Garland acknowledges the sensitivity of Trump investigations and appoints Jack Smith’s special counsel

Defined in law as an attempt by two or more people to “conspire to overthrow, bring down, or forcibly destroy the government of the United States,” or to violently oppose its authority or laws , seditious conspiracy is rarely accused. Prosecutors often consider it difficult to prove at trial, especially when other simpler crimes could be charged for the same conduct.

Praveen Fernandes, vice president of the Constitutional Accountability Center — a liberal think tank and law firm that closely followed the Rhodes trial — said the conviction is significant.

“It’s not just a trial involving Rhodes and Kelly Meggs, but it’s a sign that a jury was able to understand what happened that day as a seditious conspiracy,” Fernandes said. “At least it opens up a universe that says it’s at least possible to get such a conviction for acts leading up to January 6.”

But legal experts also warned that the verdict was not a bull’s-eye for the government, stressing the difficulty of pursuing seditious conspiracy cases. Three other Oath Keeper employees on trial were acquitted of the sedition charges. All five defendants were found guilty of obstructing Congress when members met on January 6 to confirm the results of the 2020 election, a key step in the country’s peaceful transition of power.

In deciding on the seditious conspiracy charge, the jurors seemed to focus on either written or recorded evidence of conspiratorial intent, a warning to prosecutors that the threshold for convicting people on this rare charge is high.

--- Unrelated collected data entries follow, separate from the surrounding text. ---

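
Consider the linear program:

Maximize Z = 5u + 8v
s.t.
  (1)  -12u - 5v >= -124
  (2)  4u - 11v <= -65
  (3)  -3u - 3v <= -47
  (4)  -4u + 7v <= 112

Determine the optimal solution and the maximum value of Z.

At the optimal vertex, -12u - 5v = -124 and -4u + 7v = 112.
Solving simultaneously gives u = 77/26, v = 230/13.

u = 77/26, v = 230/13, maximum Z = 4065/26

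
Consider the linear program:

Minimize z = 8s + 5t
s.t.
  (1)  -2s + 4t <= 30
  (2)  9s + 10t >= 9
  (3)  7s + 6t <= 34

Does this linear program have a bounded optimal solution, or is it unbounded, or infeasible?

bounded optimum

Vertices and z = 8s + 5t:
  (-33/7, 36/7) → z = -12
  (-11/10, 139/20) → z = 519/20
  (143/8, -243/16) → z = 1073/16
The feasible region has finitely many vertices and no improving ray; the minimum is -12 at (-33/7, 36/7).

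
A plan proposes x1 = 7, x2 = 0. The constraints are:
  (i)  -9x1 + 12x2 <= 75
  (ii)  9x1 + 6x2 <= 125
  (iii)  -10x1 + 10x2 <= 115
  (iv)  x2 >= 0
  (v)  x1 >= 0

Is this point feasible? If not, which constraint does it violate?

(i): -63 ≤ 75 ✓
(ii): 63 ≤ 125 ✓
(iii): -70 ≤ 115 ✓
(iv): 0 ≥ 0 ✓
(v): 7 ≥ 0 ✓

feasible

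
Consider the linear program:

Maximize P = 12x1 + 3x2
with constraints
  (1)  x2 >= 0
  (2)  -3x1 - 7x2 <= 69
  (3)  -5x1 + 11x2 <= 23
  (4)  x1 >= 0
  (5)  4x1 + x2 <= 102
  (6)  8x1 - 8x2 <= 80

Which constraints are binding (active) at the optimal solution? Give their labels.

(3) and (6)

Feasible corners and P = 12x1 + 3x2:
  (0, 0) → P = 0
  (10, 0) → P = 120
  (0, 23/11) → P = 69/11
  (133/6, 73/6) → P = 605/2

The maximum is at (133/6, 73/6). Substituting into each constraint, equality holds for (3) and (6); the remaining constraints have slack.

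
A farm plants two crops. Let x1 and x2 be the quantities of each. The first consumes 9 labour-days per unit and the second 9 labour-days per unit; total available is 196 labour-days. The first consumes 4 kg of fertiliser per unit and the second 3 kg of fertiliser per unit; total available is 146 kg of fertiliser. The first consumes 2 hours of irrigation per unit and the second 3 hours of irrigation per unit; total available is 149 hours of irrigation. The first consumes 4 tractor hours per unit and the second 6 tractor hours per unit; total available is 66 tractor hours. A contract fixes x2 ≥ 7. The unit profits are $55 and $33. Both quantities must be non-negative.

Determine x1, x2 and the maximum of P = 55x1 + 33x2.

x1 = 6, x2 = 7, maximum P = 561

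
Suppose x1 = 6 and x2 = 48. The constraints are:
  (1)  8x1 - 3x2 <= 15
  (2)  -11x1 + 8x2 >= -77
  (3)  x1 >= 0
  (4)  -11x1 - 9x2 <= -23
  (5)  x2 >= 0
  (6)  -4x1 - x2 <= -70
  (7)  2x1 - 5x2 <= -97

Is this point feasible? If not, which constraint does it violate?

(1): -96 ≤ 15 ✓
(2): 318 ≥ -77 ✓
(3): 6 ≥ 0 ✓
(4): -498 ≤ -23 ✓
(5): 48 ≥ 0 ✓
(6): -72 ≤ -70 ✓
(7): -228 ≤ -97 ✓

feasible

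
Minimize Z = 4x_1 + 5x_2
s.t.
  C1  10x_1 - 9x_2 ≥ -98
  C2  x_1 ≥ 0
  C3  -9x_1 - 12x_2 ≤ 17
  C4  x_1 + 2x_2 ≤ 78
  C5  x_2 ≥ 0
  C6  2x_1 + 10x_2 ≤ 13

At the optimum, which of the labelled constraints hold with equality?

Vertices and Z = 4x_1 + 5x_2:
  (0, 0) → Z = 0
  (0, 13/10) → Z = 13/2
  (13/2, 0) → Z = 26

The minimum is at (0, 0). Substituting into each constraint, equality holds for C2 and C5; the remaining constraints have slack.

C2 and C5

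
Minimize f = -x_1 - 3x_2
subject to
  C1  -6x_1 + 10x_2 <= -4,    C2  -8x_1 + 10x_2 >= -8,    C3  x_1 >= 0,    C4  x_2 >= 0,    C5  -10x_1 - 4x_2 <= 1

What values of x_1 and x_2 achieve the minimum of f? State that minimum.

Extreme points and f = -x_1 - 3x_2:
  (2, 4/5) → f = -22/5
  (2/3, 0) → f = -2/3
  (1, 0) → f = -1

x_1 = 2, x_2 = 4/5, minimum f = -22/5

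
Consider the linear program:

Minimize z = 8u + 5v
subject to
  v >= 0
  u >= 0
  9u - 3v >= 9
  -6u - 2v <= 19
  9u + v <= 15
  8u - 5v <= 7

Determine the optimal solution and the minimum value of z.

u = 8/7, v = 3/7, minimum z = 79/7

Extreme points and z = 8u + 5v:
  (3/2, 3/2) → z = 39/2
  (8/7, 3/7) → z = 79/7
  (82/53, 57/53) → z = 941/53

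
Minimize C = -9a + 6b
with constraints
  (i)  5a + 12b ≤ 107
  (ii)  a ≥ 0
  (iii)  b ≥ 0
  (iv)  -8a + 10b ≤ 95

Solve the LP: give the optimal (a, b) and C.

Feasible corners and C = -9a + 6b:
  (0, 107/12) → C = 107/2
  (107/5, 0) → C = -963/5
  (0, 0) → C = 0

The binding constraints are 5a + 12b = 107 and b = 0.
Solving simultaneously gives a = 107/5, b = 0.

a = 107/5, b = 0, minimum C = -963/5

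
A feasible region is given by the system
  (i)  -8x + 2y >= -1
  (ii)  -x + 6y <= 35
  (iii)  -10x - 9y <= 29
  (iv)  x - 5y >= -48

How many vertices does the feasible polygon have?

3

Of the 6 pairwise boundary intersections, those satisfying every inequality are:
  (38/23, 281/46)
  (-49/92, -121/46)
  (-163/23, 107/23)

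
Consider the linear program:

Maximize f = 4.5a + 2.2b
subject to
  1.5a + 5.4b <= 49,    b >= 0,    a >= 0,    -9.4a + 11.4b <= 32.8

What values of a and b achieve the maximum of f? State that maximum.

Corner points and f = 4.5a + 2.2b:
  (98/3, 0) → f = 147
  (6358/1131, 25490/3393) → f = 141911/3393
  (0, 0) → f = 0
  (0, 164/57) → f = 1804/285

The optimum lies where 1.5a + 5.4b = 49 and b = 0.
Solving simultaneously gives a = 98/3, b = 0.

a = 98/3, b = 0, maximum f = 147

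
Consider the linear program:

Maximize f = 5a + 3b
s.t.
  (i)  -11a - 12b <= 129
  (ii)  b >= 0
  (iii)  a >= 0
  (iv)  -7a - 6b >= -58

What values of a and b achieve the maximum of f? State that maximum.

Feasible corners and f = 5a + 3b:
  (0, 0) → f = 0
  (58/7, 0) → f = 290/7
  (0, 29/3) → f = 29

a = 58/7, b = 0, maximum f = 290/7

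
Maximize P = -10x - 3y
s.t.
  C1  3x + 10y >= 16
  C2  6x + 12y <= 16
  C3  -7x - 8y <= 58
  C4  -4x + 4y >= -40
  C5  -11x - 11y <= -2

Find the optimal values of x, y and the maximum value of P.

x = -76/33, y = 82/33, maximum P = 514/33

Extreme points and P = -10x - 3y:
  (-4/3, 2) → P = 22/3
  (-156/77, 170/77) → P = 150/11
  (-76/33, 82/33) → P = 514/33

At the optimal vertex, 6x + 12y = 16 and -11x - 11y = -2.
Solving simultaneously gives x = -76/33, y = 82/33.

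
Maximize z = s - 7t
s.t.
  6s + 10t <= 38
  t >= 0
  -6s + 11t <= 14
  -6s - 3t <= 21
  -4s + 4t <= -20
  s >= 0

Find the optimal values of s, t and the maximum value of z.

Vertices and z = s - 7t:
  (19/3, 0) → z = 19/3
  (11/2, 1/2) → z = 2
  (5, 0) → z = 5

s = 19/3, t = 0, maximum z = 19/3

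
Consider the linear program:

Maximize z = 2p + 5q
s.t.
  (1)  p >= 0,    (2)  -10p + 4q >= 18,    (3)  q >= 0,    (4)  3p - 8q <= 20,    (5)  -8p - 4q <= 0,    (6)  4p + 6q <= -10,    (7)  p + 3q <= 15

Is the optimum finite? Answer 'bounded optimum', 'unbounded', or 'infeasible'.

infeasible

The boundaries p = 0 and -10p + 4q = 18 meet at (0, 9/2), but that point violates 4p + 6q ≤ -10. Every candidate vertex is excluded by some other constraint, so the feasible region is empty.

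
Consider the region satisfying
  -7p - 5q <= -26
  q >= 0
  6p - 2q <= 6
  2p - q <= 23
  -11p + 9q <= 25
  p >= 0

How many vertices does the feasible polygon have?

3

The feasible vertices (each the meet of two boundaries and inside every other half-plane) are:
  (41/22, 57/22)
  (109/118, 461/118)
  (13/4, 27/4)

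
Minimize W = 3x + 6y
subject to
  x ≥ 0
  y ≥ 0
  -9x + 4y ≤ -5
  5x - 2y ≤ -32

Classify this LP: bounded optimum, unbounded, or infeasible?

The boundaries x = 0 and 5x - 2y = -32 meet at (0, 16), but that point violates -9x + 4y ≤ -5. Every candidate vertex is excluded by some other constraint, so the feasible region is empty.

infeasible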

Rhodes’ lawyer James Lee Bright said he expects the Justice Department to nonetheless view the mixed verdict as a sign to “go full steam ahead” with prosecutions against others allegedly involved in the planning of what took place on January 6.

Federal prosecutors at the Rhodes trial made it clear that Stone, a long-serving Trump political adviser who has consistently denied any knowledge of or involvement in illegal acts at the Capitol on Jan. 6, was under investigation. government obtained from his phone in December 2021.

Who are the oath keepers? What you need to know.

On the day television broadcasters declared Biden won the election, prosecutors alleged, Rhodes shared a text message with Stone, Alexander and Proud Boys leader Henry “Enrique” Tarrio and others asking, “What’s the plan?”

They also alleged that Rhodes shared a plan with that same encrypted chat group “Friends of Stone” listing an anti-government uprising in Serbia, including storming parliament.

Rhodes also wrote public letters to Trump urging him to invoke the Insurrection Act to mobilize the military and private militias to ensure he stayed in power.

But lawyers for people who worked for Trump, and other Oath Keepers members, were skeptical that Trump received or acted on those messages.

“Of the 10 terabytes of evidence available to us in this trial, I can tell you that there is nothing in the amount of evidence that has been given or shown to us that would be in any way indicative of the ability to accuse former President Trump. to sue before Jan. 6,” Bright, one of Rhodes’ lawyers, told reporters after Tuesday’s verdict.

On Wednesday, Garland said the work of Justice Department lawyers in securing the guilty verdicts “makes it clear that the Department will work tirelessly to hold accountable those responsible for crimes related to attacks on our democracy in January 2021.” to call.”

Tom Jackman contributed to this report.

The Valley Voice
The Valley Voice
Christopher Brito is a social media producer and trending writer for The Valley Voice, with a focus on sports and stories related to race and culture.